Lemme ’splain. Intel, as you know, makes gazillions of microprocessor chips. The company also makes gazillions of dollars selling those chips. Aforementioned chips power nearly all of the PCs and a big percentage of the servers all around the world. That part we already know.

We also know that Intel’s chips are nowhere to be found in newer gizmos like smartphones, low-end cell phones, tablets, handheld games, electronic books, and the like. Those gadgets are powered mostly by chips designed (though not manufactured) by ARM, with a smattering of MIPS-based chips thrown in for variety.

Finally, we know that Intel would dearly love to be part of that second crowd, and the company has spent considerable time and treasure creating “Medfield” and other chips based on the Haswell generation of the familiar Atom processor family. In short, Intel wants to extend its dominance of PCs and servers into the mobile space. Fair enough.

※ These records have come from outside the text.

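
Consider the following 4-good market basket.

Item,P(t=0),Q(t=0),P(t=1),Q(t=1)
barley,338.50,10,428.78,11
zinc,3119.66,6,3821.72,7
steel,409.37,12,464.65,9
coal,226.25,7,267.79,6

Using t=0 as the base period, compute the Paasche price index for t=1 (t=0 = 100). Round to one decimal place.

Paasche price index uses current-period quantities as weights.
ΣP(t=1)·Q(t=1) = 428.78×11 + 3821.72×7 + 464.65×9 + 267.79×6 = 4716.58 + 26752.04 + 4181.85 + 1606.74 = 37257.21
ΣP(t=0)·Q(t=1) = 338.50×11 + 3119.66×7 + 409.37×9 + 226.25×6 = 3723.5 + 21837.62 + 3684.33 + 1357.5 = 30602.95
Index = 37257.21 / 30602.95 × 100 = 121.7439

121.7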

What’s surprising is that Medfield and its kin are having so much trouble penetrating that lucrative market. I mean, c’mon – Intel is the world’s biggest chipmaker. Everyone knows who Intel is. They’re the guys who invented computers and the Internet and Windows and everything, right? They are the ones with the amazing 22 nm Tri-Gate FinFET technology at their fingertips. How can they not win?

Turns out, the problem is software. There just ain’t much of it, at least not if you’re building cell phones around x86 chips, and that’s really hurting Intel’s chances. Yes, Android runs on x86, but that’s about it. Most Android apps don’t work because they include ARM binary code, and there’s not much wireless middleware, and there aren’t many debug or development tools for phones, and so on. Ironically, the processor that dominates the PC business precisely because of its software lock-in finds itself locked out of the mobile market for exactly the opposite reason. There’s just no software.

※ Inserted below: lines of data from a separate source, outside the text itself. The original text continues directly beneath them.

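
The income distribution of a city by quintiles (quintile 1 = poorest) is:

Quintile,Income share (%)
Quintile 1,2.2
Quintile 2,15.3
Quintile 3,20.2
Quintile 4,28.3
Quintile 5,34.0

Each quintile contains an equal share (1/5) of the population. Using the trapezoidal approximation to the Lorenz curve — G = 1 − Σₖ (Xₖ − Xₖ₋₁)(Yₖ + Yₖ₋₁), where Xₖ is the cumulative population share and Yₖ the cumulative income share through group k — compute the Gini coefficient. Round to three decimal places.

Cumulative income shares Yₖ: 0.0220, 0.1750, 0.3770, 0.6600, 1.0000
Σ (Xₖ−Xₖ₋₁)(Yₖ+Yₖ₋₁) = (1/5)(0.0220+0.0000) + (1/5)(0.1750+0.0220) + (1/5)(0.3770+0.1750) + (1/5)(0.6600+0.3770) + (1/5)(1.0000+0.6600)
  = 0.0044 + 0.0394 + 0.1104 + 0.2074 + 0.3320 = 0.6936
G = 1 − 0.6936 = 0.3064

0.306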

Well, not yet, at least. Intel knows full well that mobile developers are accustomed to ARM-based processors and ARM-compiled code, and that x86 is a foreign processor in those parts. So the company is encouraging (that’s spelled with a $) certain select software developers to port their wares to x86 processors. That work seems to be coming along nicely, and we should soon see more and more mobile-oriented x86 software trickling out of development labs. That will be good news for device developers who are looking for an alternative to the ubiquitous ARM.

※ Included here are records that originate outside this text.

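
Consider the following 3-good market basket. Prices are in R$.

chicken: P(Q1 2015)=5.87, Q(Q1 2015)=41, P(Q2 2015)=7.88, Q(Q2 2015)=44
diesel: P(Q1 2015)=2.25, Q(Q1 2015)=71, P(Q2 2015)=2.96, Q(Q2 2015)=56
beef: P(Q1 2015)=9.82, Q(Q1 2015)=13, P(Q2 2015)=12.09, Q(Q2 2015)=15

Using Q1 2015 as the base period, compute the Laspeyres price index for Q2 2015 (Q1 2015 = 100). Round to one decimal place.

Laspeyres price index uses base-period quantities as weights.
ΣP(Q2 2015)·Q(Q1 2015) = 7.88×41 + 2.96×71 + 12.09×13 = 323.08 + 210.16 + 157.17 = 690.41
ΣP(Q1 2015)·Q(Q1 2015) = 5.87×41 + 2.25×71 + 9.82×13 = 240.67 + 159.75 + 127.66 = 528.08
Index = 690.41 / 528.08 × 100 = 130.7397

130.7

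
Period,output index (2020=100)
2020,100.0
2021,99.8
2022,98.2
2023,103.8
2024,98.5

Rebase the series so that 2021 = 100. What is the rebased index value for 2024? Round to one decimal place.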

But who exactly are those developers? Who is crying out for non-ARM processors? After all, the big phone and tablet makers (Apple, Samsung, HTC, Amazon, et al) seem pretty happy with their ARM processors. You don’t hear many complaints about ARM’s performance or price or power consumption. ARM has more than 100 licensees making chips – as opposed to Intel’s sole-source arrangement – so there’s plenty of variety and competition. Some of the bigger device makers, notably Apple, even design their own ARM chips, so they’re obviously committed to the architecture. What again was the reason for switching from ARM to Atom?

Let’s see… I’m a smartphone designer and I can either upgrade my existing ARM-based design by adding firmware features, changing the color of the plastic, and riding on the coattails of thousands of applet developers. Or I can design a whole new x86-based phone from scratch, get it approved by every telecommunications regulatory body in the world, create all my own middleware, and have exactly no third-party apps to download and run on it. Hmmm… that’s a tough one. Let me think about it for a second.

It doesn’t help that Intel’s current crop of mobile processors are only level-pegging with ARM-based chips. That is, they’re about as fast and about as power-efficient. They’re good enough, in other words. But “good enough” isn’t really. Not in this market. Intel’s silicon is going to have to do much, much better than the incumbents to stand any chance of displacing them. You wouldn’t switch to driving on the other side of the road just to have a car that’s about as good as the one you’ve already got. It would take some pretty spectacular hardware to force that kind of change in behavior.

So that’s the challenge facing Intel. The world’s biggest chip company is facing what might very well be the biggest challenge of its charmed existence. And it’s not even the fault of the chips. It’s that stupid free software.